Naval General Service 1793-1840, 1 clasp, Trafalgar (Robert Patton, Midshipman) together with two original portrait photographs on glass of the Admiral in old age and an earlier portrait silhouette, dark toned, nearly extremely fine £6000-8000

Robert Patton was the son of Captain Charles Patton, R.N., and first cousin to Admiral Hugh Patton, with whom he served, also as Midshipman, in the Bellerophon at Trafalgar. He entered the Navy in February 1804 as a Volunteer 1st Class on board the Utrecht 64, bearing the flag in the Downs of his uncle Vice-Admiral Phillip Patton. In the following June he removed as Midshipman to the Puissant 74, and to the Bellerophon 74 in November 1804. In the Bellerophon he was engaged in the blockade of Brest, Carthagena and Cadiz, and took part in the battle of Trafalgar. After the death of Captain John Cooke, command of the Bellerophon fell to her First Lieutenant, William Price Cumby, with whom both the young Patton midshipmen were to serve again in different ships.

After having served for three years and nine months in the
Niobe 40, Captain J. W. Loring, his old captain from the Utrecht, during which period he assisted at the capture of Le Néarque corvette of 16 guns, he became Master’s Mate, in November 1809, of the Polyphemus 64, Captain William Cumby, flag-ship on the Jamaica station. During this time Patton was Acting Lieutenant for four months and Lieutenant for six months.

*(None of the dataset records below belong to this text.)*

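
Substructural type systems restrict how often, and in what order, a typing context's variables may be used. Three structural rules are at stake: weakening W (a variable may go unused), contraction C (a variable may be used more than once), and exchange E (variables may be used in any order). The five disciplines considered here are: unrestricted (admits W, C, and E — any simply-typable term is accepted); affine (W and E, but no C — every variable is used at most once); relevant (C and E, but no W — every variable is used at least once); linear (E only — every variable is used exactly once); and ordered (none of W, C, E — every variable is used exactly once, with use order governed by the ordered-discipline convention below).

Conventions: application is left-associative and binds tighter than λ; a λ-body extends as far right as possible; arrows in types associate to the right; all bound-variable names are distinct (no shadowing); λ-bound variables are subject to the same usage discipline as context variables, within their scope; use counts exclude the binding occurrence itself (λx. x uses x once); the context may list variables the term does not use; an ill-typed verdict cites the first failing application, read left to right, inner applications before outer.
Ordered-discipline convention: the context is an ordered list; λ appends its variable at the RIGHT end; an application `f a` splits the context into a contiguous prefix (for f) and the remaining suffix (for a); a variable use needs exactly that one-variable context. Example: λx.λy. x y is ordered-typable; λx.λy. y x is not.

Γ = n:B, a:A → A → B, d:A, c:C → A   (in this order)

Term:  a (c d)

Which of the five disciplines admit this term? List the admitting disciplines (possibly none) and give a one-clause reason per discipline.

admitted in: none
use counts: n=0, a=1, d=1, c=1
use order (left to right): a, c, d
typing: ill-typed: an application expects C but receives A
ordered: ✗ — fails simple typing
linear: ✗ — a type mismatch blocks all five
affine: ✗ — the type mismatch rejects it
relevant: ✗ — not simply typable
unrestricted: ✗ — fails simple typing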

In April 1811 he joined the Dispatch sloop, in the West Indies, and in July 1812 the Doterel 18, successively employed in the Channel, the West Indies, and North America. In April 1813 and November 1814, he joined the Loire 40 and Junon 38, both on the North American station, where he performed the duties of First-Lieutenant, and was ‘much employed on boat service against the enemy in the Chesapeake, off New London, &c.’ The Loire captured, in December 1813, the Rolla privateer, of 5 guns and 80 men.

Promoted to the rank of Commander in June 1815, Patton was not actively employed for nearly twelve years. He was awarded an honorary silver medallion by the Royal Humane Society in February 1826 for having, in February 1825, rescued a child from drowning who had fallen overboard from H.M. Ship
Havock in Portsmouth Harbour, while a passenger in the Fareham passage boat.

He served as Commander from May 1826, until promoted to Captain in April 1827, in the
Trinculo 18, on the Cork station. This was his last appointment. He retired in 1847, becoming retired Rear-Admiral in 1854, retired Vice-Admiral in 1861, and retired Admiral in 1864. Patton is depicted amongst the group of six senior retired officers, all veterans of Trafalgar, illustrated in The Graphic of 1879. At the time of his death, at Fareham, Hampshire, in 1883, aged 92, Admiral Robert Patton appears to have been the senior ranking Trafalgar veteran and, indeed, one of the very last surviving officers of that action.